Russell Westbrook Flourishing As NBA’s Super-Villain and Anti-Steph Curry

Westbrook flourishing as NBA super-illain

Oklahoma City’s Russell Westbrook has been called everything from an all-star and an artist to an arrogant agitator during his NBA career. But if the Thunder and their fearless floor general manage to eliminate Steph Curry and the ever-popular Golden State Warriors from this year’s post-season, Westbrook will officially become the most hated super-villain in NBA history.

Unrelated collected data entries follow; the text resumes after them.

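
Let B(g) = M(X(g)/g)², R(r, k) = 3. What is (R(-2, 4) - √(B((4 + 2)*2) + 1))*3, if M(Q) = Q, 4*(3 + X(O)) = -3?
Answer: 9 - 3*√281/16 ≈ 5.8569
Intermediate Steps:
X(O) = -15/4 (X(O) = -3 + (¼)*(-3) = -3 - ¾ = -15/4)
B(g) = 225/(16*g²) (B(g) = (-15/(4*g))² = 225/(16*g²))
(R(-2, 4) - √(B((4 + 2)*2) + 1))*3 = (3 - √(225/(16*((4 + 2)*2)²) + 1))*3 = (3 - √(225/(16*(6*2)²) + 1))*3 = (3 - √((225/16)/12² + 1))*3 = (3 - √((225/16)*(1/144) + 1))*3 = (3 - √(25/256 + 1))*3 = (3 - √(281/256))*3 = (3 - √281/16)*3 = 9 - 3*√281/16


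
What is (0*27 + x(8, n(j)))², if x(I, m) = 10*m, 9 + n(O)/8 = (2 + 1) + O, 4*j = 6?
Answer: 129600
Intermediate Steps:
j = 3/2 (j = (¼)*6 = 3/2 ≈ 1.5000)
n(O) = -48 + 8*O (n(O) = -72 + 8*((2 + 1) + O) = -72 + 8*(3 + O) = -72 + (24 + 8*O) = -48 + 8*O)
(0*27 + x(8, n(j)))² = (0*27 + 10*(-48 + 8*(3/2)))² = (0 + 10*(-48 + 12))² = (0 + 10*(-36))² = (0 - 360)² = (-360)² = 129600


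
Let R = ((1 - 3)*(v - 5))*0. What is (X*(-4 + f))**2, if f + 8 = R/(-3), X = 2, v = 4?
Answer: 576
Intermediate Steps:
R = 0 (R = ((1 - 3)*(4 - 5))*0 = -2*(-1)*0 = 2*0 = 0)
f = -8 (f = -8 + 0/(-3) = -8 + 0*(-1/3) = -8 + 0 = -8)
(X*(-4 + f))**2 = (2*(-4 - 8))**2 = (2*(-12))**2 = (-24)**2 = 576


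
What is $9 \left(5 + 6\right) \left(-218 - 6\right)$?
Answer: $-22176$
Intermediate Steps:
$9 \left(5 + 6\right) \left(-218 - 6\right) = 9 \cdot 11 \left(-224\right) = 99 \left(-224\right) = -22176$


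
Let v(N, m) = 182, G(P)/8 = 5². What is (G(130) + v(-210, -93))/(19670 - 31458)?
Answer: -191/5894 ≈ -0.032406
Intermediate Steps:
G(P) = 200 (G(P) = 8*5² = 8*25 = 200)
(G(130) + v(-210, -93))/(19670 - 31458) = (200 + 182)/(19670 - 31458) = 382/(-11788) = 382*(-1/11788) = -191/5894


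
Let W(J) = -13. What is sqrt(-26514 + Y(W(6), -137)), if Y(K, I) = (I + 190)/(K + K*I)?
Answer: I*sqrt(20719500958)/884 ≈ 162.83*I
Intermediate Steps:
Y(K, I) = (190 + I)/(K + I*K)
sqrt(-26514 + Y(W(6), -137)) = sqrt(-26514 + (190 - 137)/((-13)*(1 - 137))) = sqrt(-26514 - 1/13*53/(-136)) = sqrt(-26514 - 1/13*(-1/136)*53) = sqrt(-26514 + 53/1768) = sqrt(-46876699/1768) = I*sqrt(20719500958)/884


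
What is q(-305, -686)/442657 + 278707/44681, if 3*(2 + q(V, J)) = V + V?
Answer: 28468253077/4564236327 ≈ 6.2372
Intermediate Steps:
q(V, J) = -2 + 2*V/3 (q(V, J) = -2 + (V + V)/3 = -2 + (2*V)/3 = -2 + 2*V/3)
q(-305, -686)/442657 + 278707/44681 = (-2 + (⅔)*(-305))/442657 + 278707/44681 = (-2 - 610/3)*(1/442657) + 278707*(1/44681) = -616/3*1/442657 + 21439/3437 = -616/1327971 + 21439/3437 = 28468253077/4564236327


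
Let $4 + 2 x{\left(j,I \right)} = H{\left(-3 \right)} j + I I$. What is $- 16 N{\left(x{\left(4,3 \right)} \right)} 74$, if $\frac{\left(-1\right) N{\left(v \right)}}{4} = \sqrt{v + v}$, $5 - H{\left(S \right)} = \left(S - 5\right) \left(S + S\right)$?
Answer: $4736 i \sqrt{167} \approx 61203.0 i$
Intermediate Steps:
$H{\left(S \right)} = 5 - 2 S \left(-5 + S\right)$ ($H{\left(S \right)} = 5 - \left(S - 5\right) \left(S + S\right) = 5 - \left(-5 + S\right) 2 S = 5 - 2 S \left(-5 + S\right)$)
$x{\left(j,I \right)} = -2 + \frac{I^{2}}{2} - \frac{43 j}{2}$ ($x{\left(j,I \right)} = -2 + \frac{\left(5 - 2 \left(-3\right)^{2} + 10 \left(-3\right)\right) j + I I}{2} = -2 + \frac{\left(5 - 18 - 30\right) j + I^{2}}{2} = -2 + \frac{- 43 j + I^{2}}{2} = -2 + \frac{I^{2} - 43 j}{2} = -2 + \left(\frac{I^{2}}{2} - \frac{43 j}{2}\right) = -2 + \frac{I^{2}}{2} - \frac{43 j}{2}$)
$N{\left(v \right)} = - 4 \sqrt{2} \sqrt{v}$ ($N{\left(v \right)} = - 4 \sqrt{v + v} = - 4 \sqrt{2 v} = - 4 \sqrt{2} \sqrt{v}$)
$- 16 N{\left(x{\left(4,3 \right)} \right)} 74 = - 16 \left(- 4 \sqrt{2} \sqrt{-2 + \frac{3^{2}}{2} - 86}\right) 74 = - 16 \left(- 4 \sqrt{2} \sqrt{-2 + \frac{1}{2} \cdot 9 - 86}\right) 74 = - 16 \left(- 4 \sqrt{2} \sqrt{-2 + \frac{9}{2} - 86}\right) 74 = - 16 \left(- 4 \sqrt{2} \sqrt{- \frac{167}{2}}\right) 74 = - 16 \left(- 4 \sqrt{2} \frac{i \sqrt{334}}{2}\right) 74 = - 16 \left(- 4 i \sqrt{167}\right) 74 = 64 i \sqrt{167} \cdot 74 = 4736 i \sqrt{167}$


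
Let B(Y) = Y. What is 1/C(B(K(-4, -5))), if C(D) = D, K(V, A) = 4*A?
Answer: -1/20 ≈ -0.050000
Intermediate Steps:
1/C(B(K(-4, -5))) = 1/(4*(-5)) = 1/(-20) = -1/20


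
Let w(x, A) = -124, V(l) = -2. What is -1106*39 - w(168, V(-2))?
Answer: -43010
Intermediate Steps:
-1106*39 - w(168, V(-2)) = -1106*39 - 1*(-124) = -43134 + 124 = -43010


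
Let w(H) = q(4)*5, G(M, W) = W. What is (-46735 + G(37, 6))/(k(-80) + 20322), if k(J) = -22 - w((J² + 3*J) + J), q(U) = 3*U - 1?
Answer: -46729/20245 ≈ -2.3082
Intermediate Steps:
q(U) = -1 + 3*U
w(H) = 55 (w(H) = (-1 + 3*4)*5 = (-1 + 12)*5 = 11*5 = 55)
k(J) = -77 (k(J) = -22 - 1*55 = -22 - 55 = -77)
(-46735 + G(37, 6))/(k(-80) + 20322) = (-46735 + 6)/(-77 + 20322) = -46729/20245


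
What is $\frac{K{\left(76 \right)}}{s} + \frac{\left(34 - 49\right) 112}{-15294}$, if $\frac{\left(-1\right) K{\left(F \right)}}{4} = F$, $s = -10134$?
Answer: $\frac{1806208}{12915783} \approx 0.13984$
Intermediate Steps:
$K{\left(F \right)} = - 4 F$
$\frac{K{\left(76 \right)}}{s} + \frac{\left(34 - 49\right) 112}{-15294} = \frac{\left(-4\right) 76}{-10134} + \frac{\left(34 - 49\right) 112}{-15294} = \left(-304\right) \left(- \frac{1}{10134}\right) + \left(-15\right) 112 \left(- \frac{1}{15294}\right) = \frac{152}{5067} - - \frac{280}{2549} = \frac{152}{5067} + \frac{280}{2549} = \frac{1806208}{12915783}$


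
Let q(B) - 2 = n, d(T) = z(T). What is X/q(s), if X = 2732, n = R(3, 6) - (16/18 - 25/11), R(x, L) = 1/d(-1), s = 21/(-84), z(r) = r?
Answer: 67617/59 ≈ 1146.1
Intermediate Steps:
s = -¼ (s = 21*(-1/84) = -¼ ≈ -0.25000)
d(T) = T
R(x, L) = -1 (R(x, L) = 1/(-1) = -1)
n = 38/99 (n = -1 - (16/18 - 25/11) = -1 - (16*(1/18) - 25*1/11) = -1 - (8/9 - 25/11) = -1 - 1*(-137/99) = -1 + 137/99 = 38/99 ≈ 0.38384)
q(B) = 236/99 (q(B) = 2 + 38/99 = 236/99)
X/q(s) = 2732/(236/99) = 2732*(99/236) = 67617/59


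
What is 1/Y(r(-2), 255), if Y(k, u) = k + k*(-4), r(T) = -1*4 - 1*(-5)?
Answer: -⅓ ≈ -0.33333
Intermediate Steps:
r(T) = 1 (r(T) = -4 + 5 = 1)
Y(k, u) = -3*k (Y(k, u) = k - 4*k = -3*k)
1/Y(r(-2), 255) = 1/(-3*1) = 1/(-3) = -⅓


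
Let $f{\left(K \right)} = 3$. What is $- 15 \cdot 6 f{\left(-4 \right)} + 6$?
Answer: $-264$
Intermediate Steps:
$- 15 \cdot 6 f{\left(-4 \right)} + 6 = - 15 \cdot 6 \cdot 3 + 6 = \left(-15\right) 18 + 6 = -270 + 6 = -264$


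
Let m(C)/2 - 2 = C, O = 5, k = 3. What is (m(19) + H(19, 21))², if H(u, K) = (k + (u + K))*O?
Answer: 66049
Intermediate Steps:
m(C) = 4 + 2*C
H(u, K) = 15 + 5*K + 5*u (H(u, K) = (3 + (u + K))*5 = (3 + (K + u))*5 = (3 + K + u)*5 = 15 + 5*K + 5*u)
(m(19) + H(19, 21))² = ((4 + 2*19) + (15 + 5*21 + 5*19))² = ((4 + 38) + (15 + 105 + 95))² = (42 + 215)² = 257² = 66049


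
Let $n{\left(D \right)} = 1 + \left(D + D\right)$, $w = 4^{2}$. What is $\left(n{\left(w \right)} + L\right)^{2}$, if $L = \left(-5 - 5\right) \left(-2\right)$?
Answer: $2809$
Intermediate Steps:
$L = 20$ ($L = \left(-10\right) \left(-2\right) = 20$)
$w = 16$
$n{\left(D \right)} = 1 + 2 D$
$\left(n{\left(w \right)} + L\right)^{2} = \left(\left(1 + 2 \cdot 16\right) + 20\right)^{2} = \left(\left(1 + 32\right) + 20\right)^{2} = \left(33 + 20\right)^{2} = 53^{2} = 2809$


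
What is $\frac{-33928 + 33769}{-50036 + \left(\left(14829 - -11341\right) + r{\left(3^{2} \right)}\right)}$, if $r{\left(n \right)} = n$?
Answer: $\frac{159}{23857} \approx 0.0066647$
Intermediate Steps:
$\frac{-33928 + 33769}{-50036 + \left(\left(14829 - -11341\right) + r{\left(3^{2} \right)}\right)} = \frac{-33928 + 33769}{-50036 + \left(\left(14829 - -11341\right) + 3^{2}\right)} = - \frac{159}{-50036 + \left(\left(14829 + 11341\right) + 9\right)} = - \frac{159}{-50036 + \left(26170 + 9\right)} = - \frac{159}{-50036 + 26179} = - \frac{159}{-23857} = \left(-159\right) \left(- \frac{1}{23857}\right) = \frac{159}{23857}$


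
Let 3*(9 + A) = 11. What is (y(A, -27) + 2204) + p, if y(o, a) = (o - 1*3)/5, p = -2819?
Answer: -1850/3 ≈ -616.67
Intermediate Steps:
A = -16/3 (A = -9 + (1/3)*11 = -9 + 11/3 = -16/3 ≈ -5.3333)
y(o, a) = -3/5 + o/5 (y(o, a) = (o - 3)*(1/5) = (-3 + o)*(1/5) = -3/5 + o/5)
(y(A, -27) + 2204) + p = ((-3/5 + (1/5)*(-16/3)) + 2204) - 2819 = ((-3/5 - 16/15) + 2204) - 2819 = (-5/3 + 2204) - 2819 = 6607/3 - 2819 = -1850/3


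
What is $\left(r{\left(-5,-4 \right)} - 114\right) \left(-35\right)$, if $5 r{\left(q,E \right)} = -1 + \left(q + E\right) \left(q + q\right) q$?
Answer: $7147$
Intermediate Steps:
$r{\left(q,E \right)} = - \frac{1}{5} + \frac{2 q^{2} \left(E + q\right)}{5}$ ($r{\left(q,E \right)} = \frac{-1 + \left(q + E\right) \left(q + q\right) q}{5} = \frac{-1 + \left(E + q\right) 2 q q}{5} = \frac{-1 + 2 q \left(E + q\right) q}{5} = \frac{-1 + 2 q^{2} \left(E + q\right)}{5} = - \frac{1}{5} + \frac{2 q^{2} \left(E + q\right)}{5}$)
$\left(r{\left(-5,-4 \right)} - 114\right) \left(-35\right) = \left(\left(- \frac{1}{5} + \frac{2 \left(-5\right)^{3}}{5} + \frac{2}{5} \left(-4\right) \left(-5\right)^{2}\right) - 114\right) \left(-35\right) = \left(\left(- \frac{1}{5} + \frac{2}{5} \left(-125\right) + \frac{2}{5} \left(-4\right) 25\right) - 114\right) \left(-35\right) = \left(\left(- \frac{1}{5} - 50 - 40\right) - 114\right) \left(-35\right) = \left(- \frac{451}{5} - 114\right) \left(-35\right) = \left(- \frac{1021}{5}\right) \left(-35\right) = 7147$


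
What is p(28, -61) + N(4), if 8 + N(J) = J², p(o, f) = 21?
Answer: 29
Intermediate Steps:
N(J) = -8 + J²
p(28, -61) + N(4) = 21 + (-8 + 4²) = 21 + (-8 + 16) = 21 + 8 = 29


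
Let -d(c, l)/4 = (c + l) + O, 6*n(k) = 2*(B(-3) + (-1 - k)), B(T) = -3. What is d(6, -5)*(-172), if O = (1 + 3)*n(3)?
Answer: -17200/3 ≈ -5733.3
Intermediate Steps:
n(k) = -4/3 - k/3 (n(k) = (2*(-3 + (-1 - k)))/6 = (2*(-4 - k))/6 = (-8 - 2*k)/6 = -4/3 - k/3)
O = -28/3 (O = (1 + 3)*(-4/3 - ⅓*3) = 4*(-4/3 - 1) = 4*(-7/3) = -28/3 ≈ -9.3333)
d(c, l) = 112/3 - 4*c - 4*l (d(c, l) = -4*((c + l) - 28/3) = -4*(-28/3 + c + l) = 112/3 - 4*c - 4*l)
d(6, -5)*(-172) = (112/3 - 4*6 - 4*(-5))*(-172) = (112/3 - 24 + 20)*(-172) = (100/3)*(-172) = -17200/3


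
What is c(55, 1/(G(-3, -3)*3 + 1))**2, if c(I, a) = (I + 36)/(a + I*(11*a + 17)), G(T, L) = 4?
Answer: 28561/3323329 ≈ 0.0085941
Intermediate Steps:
c(I, a) = (36 + I)/(a + I*(17 + 11*a))
c(55, 1/(G(-3, -3)*3 + 1))**2 = ((36 + 55)/(1/(4*3 + 1) + 17*55 + 11*55/(4*3 + 1)))**2 = (91/(1/(12 + 1) + 935 + 11*55/(12 + 1)))**2 = (91/(1/13 + 935 + 11*55/13))**2 = (91/(1/13 + 935 + 11*55*(1/13)))**2 = (91/(1/13 + 935 + 605/13))**2 = (91/(12761/13))**2 = ((13/12761)*91)**2 = (169/1823)**2 = 28561/3323329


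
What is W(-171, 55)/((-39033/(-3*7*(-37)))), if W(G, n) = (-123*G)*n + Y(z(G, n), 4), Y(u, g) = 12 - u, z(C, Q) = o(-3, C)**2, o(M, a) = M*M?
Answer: -99865738/4337 ≈ -23026.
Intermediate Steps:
o(M, a) = M**2
z(C, Q) = 81 (z(C, Q) = ((-3)**2)**2 = 9**2 = 81)
W(G, n) = -69 - 123*G*n (W(G, n) = (-123*G)*n + (12 - 1*81) = -123*G*n + (12 - 81) = -123*G*n - 69 = -69 - 123*G*n)
W(-171, 55)/((-39033/(-3*7*(-37)))) = (-69 - 123*(-171)*55)/((-39033/(-3*7*(-37)))) = (-69 + 1156815)/((-39033/((-21*(-37))))) = 1156746/((-39033/777)) = 1156746/((-39033*1/777)) = 1156746/(-13011/259) = 1156746*(-259/13011) = -99865738/4337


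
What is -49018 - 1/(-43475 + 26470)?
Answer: -833551089/17005 ≈ -49018.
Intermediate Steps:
-49018 - 1/(-43475 + 26470) = -49018 - 1/(-17005) = -49018 - 1*(-1/17005) = -49018 + 1/17005 = -833551089/17005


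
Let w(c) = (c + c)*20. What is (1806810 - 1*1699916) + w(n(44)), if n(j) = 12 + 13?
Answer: 107894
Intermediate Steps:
n(j) = 25
w(c) = 40*c (w(c) = (2*c)*20 = 40*c)
(1806810 - 1*1699916) + w(n(44)) = (1806810 - 1*1699916) + 40*25 = (1806810 - 1699916) + 1000 = 106894 + 1000 = 107894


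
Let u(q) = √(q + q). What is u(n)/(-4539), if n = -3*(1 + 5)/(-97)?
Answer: -2*√97/146761 ≈ -0.00013422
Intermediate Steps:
n = 18/97 (n = -3*6*(-1/97) = -18*(-1/97) = 18/97 ≈ 0.18557)
u(q) = √2*√q (u(q) = √(2*q) = √2*√q)
u(n)/(-4539) = (√2*√(18/97))/(-4539) = (√2*(3*√194/97))*(-1/4539) = (6*√97/97)*(-1/4539) = -2*√97/146761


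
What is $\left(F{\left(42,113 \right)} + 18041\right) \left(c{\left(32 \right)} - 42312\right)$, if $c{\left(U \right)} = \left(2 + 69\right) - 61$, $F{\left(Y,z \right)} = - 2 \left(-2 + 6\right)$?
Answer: $-762831966$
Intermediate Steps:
$F{\left(Y,z \right)} = -8$ ($F{\left(Y,z \right)} = \left(-2\right) 4 = -8$)
$c{\left(U \right)} = 10$ ($c{\left(U \right)} = 71 - 61 = 10$)
$\left(F{\left(42,113 \right)} + 18041\right) \left(c{\left(32 \right)} - 42312\right) = \left(-8 + 18041\right) \left(10 - 42312\right) = 18033 \left(-42302\right) = -762831966$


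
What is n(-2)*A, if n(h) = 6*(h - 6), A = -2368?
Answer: 113664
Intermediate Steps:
n(h) = -36 + 6*h (n(h) = 6*(-6 + h) = -36 + 6*h)
n(-2)*A = (-36 + 6*(-2))*(-2368) = (-36 - 12)*(-2368) = -48*(-2368) = 113664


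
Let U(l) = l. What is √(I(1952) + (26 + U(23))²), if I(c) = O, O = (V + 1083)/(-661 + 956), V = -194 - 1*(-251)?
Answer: √8371333/59 ≈ 49.039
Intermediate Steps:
V = 57 (V = -194 + 251 = 57)
O = 228/59 (O = (57 + 1083)/(-661 + 956) = 1140/295 = 1140*(1/295) = 228/59 ≈ 3.8644)
I(c) = 228/59
√(I(1952) + (26 + U(23))²) = √(228/59 + (26 + 23)²) = √(228/59 + 49²) = √(228/59 + 2401) = √(141887/59) = √8371333/59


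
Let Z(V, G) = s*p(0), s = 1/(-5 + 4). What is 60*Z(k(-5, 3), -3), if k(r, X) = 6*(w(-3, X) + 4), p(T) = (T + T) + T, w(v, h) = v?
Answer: 0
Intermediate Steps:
p(T) = 3*T (p(T) = 2*T + T = 3*T)
s = -1 (s = 1/(-1) = -1)
k(r, X) = 6 (k(r, X) = 6*(-3 + 4) = 6*1 = 6)
Z(V, G) = 0 (Z(V, G) = -3*0 = -1*0 = 0)
60*Z(k(-5, 3), -3) = 60*0 = 0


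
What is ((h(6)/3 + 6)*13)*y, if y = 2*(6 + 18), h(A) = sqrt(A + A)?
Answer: 3744 + 416*sqrt(3) ≈ 4464.5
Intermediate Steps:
h(A) = sqrt(2)*sqrt(A) (h(A) = sqrt(2*A) = sqrt(2)*sqrt(A))
y = 48 (y = 2*24 = 48)
((h(6)/3 + 6)*13)*y = (((sqrt(2)*sqrt(6))/3 + 6)*13)*48 = (((2*sqrt(3))*(1/3) + 6)*13)*48 = ((2*sqrt(3)/3 + 6)*13)*48 = ((6 + 2*sqrt(3)/3)*13)*48 = (78 + 26*sqrt(3)/3)*48 = 3744 + 416*sqrt(3)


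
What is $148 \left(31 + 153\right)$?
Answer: $27232$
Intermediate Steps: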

Overly-confident and brash enough to break out a pre-game dance routine in your team’s arena, Westbrook has definitely earned his current reputation as one of the NBA’s resident bad guys. Whether it’s his in-your-face approach to facing the league’s elite, infamous fashion sense, or even his random hatred of NBA mascots, there’s a good chance that he’s gotten under your skin somehow, and Westbrook is proud to be the anti-Curry.

For longtime lovers of the NBA Playoffs, Curry versus Westbrook is the classic on-court battle between NBA good and evil, and in Monday’s edition of ESPN’s The Dan LeBatard Show, the host weighed in on the point guard match-up that could easily decide the series.

”One of the things I love about this [Warriors-Thunder] match-up is we agree by consensus for the first time with the MVP that Steph Curry is the best basketball player on this court, but the guy that’s guarding him doesn’t believe that.”

Just hours before the beginning of Oklahoma City’s fourth Western Conference Finals appearance in the last six years, Westbrook threw the verbal equivalent of an on-court punch to the throat by telling a crowd of reporters about his approach to facing the two-time reigning MVP.

”He’s a shooter,” Westbrook told the media. ”He’s not nothing I haven’t seen, him [Curry], [Damian] Lillard, guys like that who can shoot the ball from four, five feet behind the three you gotta do a different job, but just be physical.”

In Monday’s series-opener of the Western Conference Finals, Westbrook and the Thunder tossed conventional wisdom out the window by bouncing back from a significant second-half deficit to hand Curry and the Warriors one of the most unexpected losses of these NBA Playoffs in the form of a 108-102 final in front of a stunned crowd at Oakland’s Oracle Arena.

Initially, it appeared as though Westbrook was about to have the type of night that’s often plagued Toronto’s Kyle Lowry during this year’s post-season when the former UCLA Bruin hit just one of his first ten attempts from the field.

But like any true villain, Westbrook was simply working through the kinks of his master plan before scoring 24 of his 27 points in the second half and contributing 12 assists, seven steals, and six rebounds to Oklahoma City’s winning effort on the way to becoming the first player since 1984 to finish a playoff game with a similar stat line.

And with 17.2 seconds remaining in regulation and the Warriors down by three, a clear traveling violation that was missed by the officials while Westbrook attempted to call a timeout only added to Oracle Arena’s hatred of the league’s Lex Luthor.

While speaking to the media following Oklahoma City’s Game 1 win, Westbrook ended a surprisingly gracious comment with another veiled dig at the defending champs.

”We’ve just got to compete,” said Westbrook. ”It’s going to be a tough game. It’s a tough building. They have a lot of great players on their team, but I know we’re a great team and when we put our minds to it, tonight we didn’t play our best game and we came out with a win.”

Above all else, Westbrook’s historic performance sent a message to the defending champs, and it was a message that needed no interpretation. He doesn’t care if he’s guarding a small school super-hero turned MVP with NBA bloodlines, who also happens to be one of the most likable athletes in the history of professional sports. And he doesn’t care if the world wants Curry’s Warriors to win a second set of championship rings in 2016.

In the Western Conference semi-finals, Westbrook and fellow future hall-of-famer Kevin Durant were supposed to be bulldozed by Tim Duncan and the San Antonio Spurs in order to set up a conference finals showdown between the now-defunct dynasty and Kerr’s squad of new-school champions.

But Westbrook wasn’t having it, and along with Durant, led Oklahoma City back from a 2-1 hole with three straight wins while averaging 25.2 points, 10.5 assists, and 6.5 rebounds per game. Head coach Greg Popovich and the Spurs would not get one last crack at a championship; Duncan had been denied his walk into the NBA sunset, and Westbrook had added to his bad guy resume with a performance for the ages that may have marked the end of an opposing legend’s career.

While Westbrook was just two rebounds shy of averaging a triple-double during the regular season, he’s most often mentioned for his refusal to fear more popular opponents and an endless energy that’s destroyed countless playoff dreams, and with the world backing Curry’s Warriors, that’s the way he wants it.